Does the army have any right to monitor the political horizon? Of course not. Politics and governance are not its province. But since when did a verbal position, or constitutional niceties, stand in the way of 111 Brigade, for much of Pakistan’s history its highest judicial forum? The constitution was no bar to Zia’s generals when they overthrew an elected government and seized power. It did not stand in the way of Musharraf’s generals when they deposed another elected government. Article Six of the constitution, which prescribes the death penalty for subversion of the constitution, will remain a fantasy –a daydream to beguile Pakistani minds –if democracy is not backed and buttressed by superior political performance. If generals could be kept in check by sermons we would all be riding the finest race horses.
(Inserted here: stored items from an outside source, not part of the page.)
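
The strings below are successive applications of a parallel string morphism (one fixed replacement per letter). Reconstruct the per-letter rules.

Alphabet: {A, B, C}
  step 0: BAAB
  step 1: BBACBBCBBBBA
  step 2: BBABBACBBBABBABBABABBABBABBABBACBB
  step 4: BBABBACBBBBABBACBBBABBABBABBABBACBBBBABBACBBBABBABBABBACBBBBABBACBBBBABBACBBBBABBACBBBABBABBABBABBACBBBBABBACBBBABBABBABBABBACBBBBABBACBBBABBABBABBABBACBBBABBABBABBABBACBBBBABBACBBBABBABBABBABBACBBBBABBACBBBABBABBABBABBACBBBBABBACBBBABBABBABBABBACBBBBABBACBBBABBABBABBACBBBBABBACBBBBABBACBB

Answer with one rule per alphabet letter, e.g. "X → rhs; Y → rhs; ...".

A->CBB, B->BBA, C->BA

  step 1 ⇒ step 2: BBACBBCBBBBA ⇒ BBA·BBA·CBB·BA·BBA·BBA·BA·BBA·BBA·BBA·BBA·CBB
    A ↦ CBB
    B ↦ BBA
    C ↦ BA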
Zardari is an elected president –there can be no quarrel with this. But his performance or, more accurately, his inadequacy is hastening the demise of democracy. If he is to survive, and Pakistan’s fledgling democracy is not to collapse, some of the political baggage he carries will probably have to be discarded. The clouds on the horizon, if not the gods, are demanding a sacrifice and to appease them some heads may have to roll.
This is not a happy prospect, for after the Feb 2008 elections we had convinced ourselves that democracy was secured and the era of Westridge interventions (where 111 Brigade is stationed) was forever over. The more things change … the more they add to the sum of Pakistani cynicism.
The fresh wave of terrorist attacks –from the audacious assault on GHQ to the coordinated multiple attacks on police centres in Lahore –is adding a further note of grimness to an already dark situation. For these attacks could be cited as justification for wrapping up the civilian order and taking on the Taliban under a ‘unified chain of command’. We had a unified chain of command under Musharraf and look where it took us.
Anyway, the horses are out and, to echo Ghalib, there is no hand on the reins and no foot in the stirrups. And even Ghalib had no idea where the galloping steed would come to rest.